Simultaneously, the company, once ranked among the biggest spenders on research and development among global generic drug makers, plans to keep its R&D spending at about 7% of sales. That compares with more than 12% of sales on R&D a few years ago.

"It was a conscious decision that we must not spend more than 7%," said Reddy. "We still believe in research, but what we're saying is that we need to cap the research at a certain point and also need more certainty of success as far as generics are concerned."


But even as it keeps its research budget under check, Dr. Reddy's has a strong pipeline of 68 generic drugs pending approval from the U.S. Food & Drug Administration, including as many as 18 drug applications falling under a so-called first-to-file status.

First-to-file implies Dr. Reddy's could potentially get 180 days of exclusive rights to market a generic version of the branded product and earn higher profits. Those 18 branded drugs currently have an addressable market size of $9 billion, according to Citigroup estimates.

"There is also room for developing differentiated products. ... There is a whole host of opportunities available which we still haven't tapped into," said Reddy.

"Everybody's talking about [differentiated products] but it's also about capability and demonstrated success. [Success] depends on what the market needs, and having the infrastructure and the scientific expertise" to develop such drugs, he said. "It also needs significant investment and isn't something everybody can do."

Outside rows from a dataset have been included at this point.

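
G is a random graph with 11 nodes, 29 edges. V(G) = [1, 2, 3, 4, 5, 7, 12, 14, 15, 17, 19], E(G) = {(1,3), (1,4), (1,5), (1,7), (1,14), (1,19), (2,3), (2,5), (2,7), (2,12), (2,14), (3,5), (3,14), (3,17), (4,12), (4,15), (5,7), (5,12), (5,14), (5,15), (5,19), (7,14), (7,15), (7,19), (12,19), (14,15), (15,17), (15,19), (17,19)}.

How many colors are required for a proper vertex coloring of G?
χ(G) = 4

Clique number ω(G) = 4 (lower bound: χ ≥ ω).
The clique on [1, 3, 5, 14] has size 4, forcing χ ≥ 4, and the coloring below uses 4 colors, so χ(G) = 4.
A valid 4-coloring: color 1: [4, 5, 17]; color 2: [3, 7, 12]; color 3: [14, 19]; color 4: [1, 2, 15].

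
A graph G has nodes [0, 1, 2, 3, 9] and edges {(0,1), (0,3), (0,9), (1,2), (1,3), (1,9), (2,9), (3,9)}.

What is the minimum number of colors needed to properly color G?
Clique number ω(G) = 4 (lower bound: χ ≥ ω).
The clique on [0, 1, 3, 9] has size 4, forcing χ ≥ 4, and the coloring below uses 4 colors, so χ(G) = 4.
A valid 4-coloring: color 1: [1]; color 2: [9]; color 3: [2, 3]; color 4: [0].

χ(G) = 4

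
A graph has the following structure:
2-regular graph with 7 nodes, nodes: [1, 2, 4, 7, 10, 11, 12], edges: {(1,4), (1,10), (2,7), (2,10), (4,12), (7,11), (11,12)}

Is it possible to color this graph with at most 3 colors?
A valid 3-coloring: color 1: [4, 7, 10]; color 2: [1, 2, 11]; color 3: [12].
(χ(G) = 3 ≤ 3.)

Yes, G is 3-colorable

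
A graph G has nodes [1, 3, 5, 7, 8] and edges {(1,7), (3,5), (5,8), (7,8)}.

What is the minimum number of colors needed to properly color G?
χ(G) = 2

Clique number ω(G) = 2 (lower bound: χ ≥ ω).
The graph is bipartite (no odd cycle), so 2 colors suffice: χ(G) = 2.
A valid 2-coloring: color 1: [1, 3, 8]; color 2: [5, 7].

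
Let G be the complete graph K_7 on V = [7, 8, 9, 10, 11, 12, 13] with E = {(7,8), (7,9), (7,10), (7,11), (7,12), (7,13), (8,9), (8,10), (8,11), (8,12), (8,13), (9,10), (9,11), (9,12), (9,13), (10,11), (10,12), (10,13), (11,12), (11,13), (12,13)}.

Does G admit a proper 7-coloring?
A valid 7-coloring: color 1: [12]; color 2: [11]; color 3: [9]; color 4: [7]; color 5: [13]; color 6: [10]; color 7: [8].
(χ(G) = 7 ≤ 7.)

Yes, G is 7-colorable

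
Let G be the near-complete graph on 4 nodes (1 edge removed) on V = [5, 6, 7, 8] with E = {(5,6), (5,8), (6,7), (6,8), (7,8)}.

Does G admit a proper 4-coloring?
Yes, G is 4-colorable

A valid 4-coloring: color 1: [6]; color 2: [8]; color 3: [5, 7].
(χ(G) = 3 ≤ 4.)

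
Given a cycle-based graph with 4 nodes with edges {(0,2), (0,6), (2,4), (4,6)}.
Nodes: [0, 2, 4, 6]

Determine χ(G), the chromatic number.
χ(G) = 2

Clique number ω(G) = 2 (lower bound: χ ≥ ω).
The graph is bipartite (no odd cycle), so 2 colors suffice: χ(G) = 2.
A valid 2-coloring: color 1: [2, 6]; color 2: [0, 4].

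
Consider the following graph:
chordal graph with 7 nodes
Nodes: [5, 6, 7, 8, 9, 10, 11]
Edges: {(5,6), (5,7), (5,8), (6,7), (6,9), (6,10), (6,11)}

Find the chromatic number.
Clique number ω(G) = 3 (lower bound: χ ≥ ω).
The clique on [5, 6, 7] has size 3, forcing χ ≥ 3, and the coloring below uses 3 colors, so χ(G) = 3.
A valid 3-coloring: color 1: [6, 8]; color 2: [5, 9, 10, 11]; color 3: [7].

χ(G) = 3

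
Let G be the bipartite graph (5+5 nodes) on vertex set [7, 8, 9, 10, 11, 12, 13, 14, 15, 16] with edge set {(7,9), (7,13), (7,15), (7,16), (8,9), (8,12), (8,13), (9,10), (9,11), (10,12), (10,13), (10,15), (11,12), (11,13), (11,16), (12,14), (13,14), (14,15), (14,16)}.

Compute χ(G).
Clique number ω(G) = 2 (lower bound: χ ≥ ω).
The graph is bipartite (no odd cycle), so 2 colors suffice: χ(G) = 2.
A valid 2-coloring: color 1: [9, 12, 13, 15, 16]; color 2: [7, 8, 10, 11, 14].

χ(G) = 2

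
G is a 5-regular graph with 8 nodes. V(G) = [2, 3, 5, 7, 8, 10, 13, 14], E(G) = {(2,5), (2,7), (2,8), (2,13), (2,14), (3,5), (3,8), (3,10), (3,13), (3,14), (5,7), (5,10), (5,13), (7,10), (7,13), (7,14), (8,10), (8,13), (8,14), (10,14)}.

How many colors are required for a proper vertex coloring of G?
χ(G) = 4

Clique number ω(G) = 4 (lower bound: χ ≥ ω).
The clique on [3, 8, 10, 14] has size 4, forcing χ ≥ 4, and the coloring below uses 4 colors, so χ(G) = 4.
A valid 4-coloring: color 1: [2, 10]; color 2: [5, 8]; color 3: [13, 14]; color 4: [3, 7].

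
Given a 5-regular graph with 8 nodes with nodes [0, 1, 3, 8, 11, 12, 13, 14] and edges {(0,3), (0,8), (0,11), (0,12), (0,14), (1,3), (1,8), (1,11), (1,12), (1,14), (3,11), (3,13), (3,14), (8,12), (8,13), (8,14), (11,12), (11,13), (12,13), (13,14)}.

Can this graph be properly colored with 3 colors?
No, G is not 3-colorable

Odd cycle [8, 14, 3, 11, 12] needs 3 colors (χ ≥ 3).
Vertex 0 is adjacent to every vertex of [3, 8, 11, 12, 14], which already need 3 colors among themselves, so 0 needs a new color (χ ≥ 4).
Hence χ(G) ≥ 4 > 3, so no proper 3-coloring exists.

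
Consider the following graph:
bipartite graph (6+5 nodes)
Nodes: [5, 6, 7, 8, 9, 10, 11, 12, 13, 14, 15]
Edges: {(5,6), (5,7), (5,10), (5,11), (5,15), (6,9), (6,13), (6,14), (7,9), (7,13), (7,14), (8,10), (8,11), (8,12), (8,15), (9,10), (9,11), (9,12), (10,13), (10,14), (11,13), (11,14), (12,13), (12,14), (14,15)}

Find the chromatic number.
Clique number ω(G) = 2 (lower bound: χ ≥ ω).
The graph is bipartite (no odd cycle), so 2 colors suffice: χ(G) = 2.
A valid 2-coloring: color 1: [5, 8, 9, 13, 14]; color 2: [6, 7, 10, 11, 12, 15].

χ(G) = 2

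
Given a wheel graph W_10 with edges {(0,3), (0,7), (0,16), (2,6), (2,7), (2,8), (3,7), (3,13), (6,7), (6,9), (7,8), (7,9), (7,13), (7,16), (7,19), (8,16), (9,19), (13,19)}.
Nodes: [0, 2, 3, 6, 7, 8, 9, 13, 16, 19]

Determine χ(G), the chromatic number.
χ(G) = 4

Clique number ω(G) = 3 (lower bound: χ ≥ ω).
Odd cycle [9, 6, 2, 8, 16, 0, 3, 13, 19] needs 3 colors (χ ≥ 3).
Vertex 7 is adjacent to every vertex of [0, 2, 3, 6, 8, 9, 13, 16, 19], which already need 3 colors among themselves, so 7 needs a new color (χ ≥ 4).
The coloring below uses 4 colors, so χ(G) = 4.
A valid 4-coloring: color 1: [7]; color 2: [2, 9, 13, 16]; color 3: [0, 6, 8, 19]; color 4: [3].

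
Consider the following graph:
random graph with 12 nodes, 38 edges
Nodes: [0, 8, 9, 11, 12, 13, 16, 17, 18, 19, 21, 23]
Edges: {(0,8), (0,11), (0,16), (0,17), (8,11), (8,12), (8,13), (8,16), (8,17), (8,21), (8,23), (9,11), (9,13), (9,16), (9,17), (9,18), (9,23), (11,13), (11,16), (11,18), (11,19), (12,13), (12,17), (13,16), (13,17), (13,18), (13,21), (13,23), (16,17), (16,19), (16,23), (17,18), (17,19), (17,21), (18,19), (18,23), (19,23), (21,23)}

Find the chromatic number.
Clique number ω(G) = 4 (lower bound: χ ≥ ω).
The clique on [0, 8, 16, 17] has size 4, forcing χ ≥ 4, and the coloring below uses 4 colors, so χ(G) = 4.
A valid 4-coloring: color 1: [11, 17, 23]; color 2: [0, 13, 19]; color 3: [8, 9]; color 4: [12, 16, 18, 21].

χ(G) = 4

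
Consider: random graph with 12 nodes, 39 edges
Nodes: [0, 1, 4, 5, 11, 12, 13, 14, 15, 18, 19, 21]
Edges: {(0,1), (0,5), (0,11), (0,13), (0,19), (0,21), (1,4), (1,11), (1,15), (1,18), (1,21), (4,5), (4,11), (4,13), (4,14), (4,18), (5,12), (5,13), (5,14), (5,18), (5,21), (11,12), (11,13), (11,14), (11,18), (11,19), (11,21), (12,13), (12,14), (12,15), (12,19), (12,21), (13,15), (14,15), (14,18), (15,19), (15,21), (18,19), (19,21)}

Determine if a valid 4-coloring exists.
Yes, G is 4-colorable

A valid 4-coloring: color 1: [5, 11, 15]; color 2: [0, 4, 12]; color 3: [13, 18, 21]; color 4: [1, 14, 19].
(χ(G) = 4 ≤ 4.)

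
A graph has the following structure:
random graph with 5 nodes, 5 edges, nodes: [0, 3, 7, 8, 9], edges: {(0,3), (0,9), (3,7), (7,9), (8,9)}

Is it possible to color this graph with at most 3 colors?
A valid 3-coloring: color 1: [3, 9]; color 2: [0, 7, 8].
(χ(G) = 2 ≤ 3.)

Yes, G is 3-colorable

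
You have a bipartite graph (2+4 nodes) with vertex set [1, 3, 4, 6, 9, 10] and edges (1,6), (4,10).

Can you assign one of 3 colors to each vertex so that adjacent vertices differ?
Yes, G is 3-colorable

A valid 3-coloring: color 1: [3, 4, 6, 9]; color 2: [1, 10].
(χ(G) = 2 ≤ 3.)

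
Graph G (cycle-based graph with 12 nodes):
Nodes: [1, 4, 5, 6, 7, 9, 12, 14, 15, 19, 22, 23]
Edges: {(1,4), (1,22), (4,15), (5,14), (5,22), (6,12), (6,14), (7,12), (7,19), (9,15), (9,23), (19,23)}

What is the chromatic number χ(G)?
χ(G) = 2

Clique number ω(G) = 2 (lower bound: χ ≥ ω).
The graph is bipartite (no odd cycle), so 2 colors suffice: χ(G) = 2.
A valid 2-coloring: color 1: [1, 5, 6, 7, 15, 23]; color 2: [4, 9, 12, 14, 19, 22].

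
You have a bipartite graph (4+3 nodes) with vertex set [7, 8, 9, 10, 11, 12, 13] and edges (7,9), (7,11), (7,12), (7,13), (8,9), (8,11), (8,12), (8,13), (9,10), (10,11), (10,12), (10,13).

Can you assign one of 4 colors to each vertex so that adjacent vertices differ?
A valid 4-coloring: color 1: [7, 8, 10]; color 2: [9, 11, 12, 13].
(χ(G) = 2 ≤ 4.)

Yes, G is 4-colorable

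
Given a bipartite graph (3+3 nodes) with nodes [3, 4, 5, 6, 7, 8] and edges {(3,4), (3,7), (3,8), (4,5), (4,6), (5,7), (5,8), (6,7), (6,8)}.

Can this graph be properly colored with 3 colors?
A valid 3-coloring: color 1: [4, 7, 8]; color 2: [3, 5, 6].
(χ(G) = 2 ≤ 3.)

Yes, G is 3-colorable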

A recent Citigroup report listed omeprazole, a drug used to treat acidity-linked inflammation and ulcers, and fondaparinux, a medicine that prevents blood clots, as two key upcoming generic drug opportunities for Dr. Reddy's.

The brokerage estimates Dr. Reddy's could earn annual sales of around $25 million to $30 million from the former, a generic version of AstraZeneca's (AZN 47.17, +0.73, +1.58%) Prilosec, available over-the-counter.

It also said that fondaparinux, a generic version of GlaxoSmithKline's (GSK 38.99, +0.70, +1.83%) Arixtra, could net the Indian company up to $60 million in its first full year of launch.

Last month, Dr. Reddy's also announced an agreement with Glaxo to sell 100 drugs in emerging markets outside India, using Glaxo's global distribution reach. The agreement will enable the Indian drug maker to sell its products in several markets, including some of those it recently exited, without itself setting up a sales infrastructure there.

In the U.S. -- one of the company's largest markets -- Dr. Reddy's is hopeful that President Barack Obama's healthcare proposals will boost demand for generic drugs, but it is cautious on what it will mean to the bottom-line.

Reddy said the proposal may not be "all about cutting healthcare costs" and the "pricing of medicines."

Universal healthcare in the U.S. will "improve the usage of generics as more people will be covered," said Reddy. "Then comes the issue of reimbursement and what might happen there. That's something we have to wait and see as to how the proposals go through and what'll be the implications after that."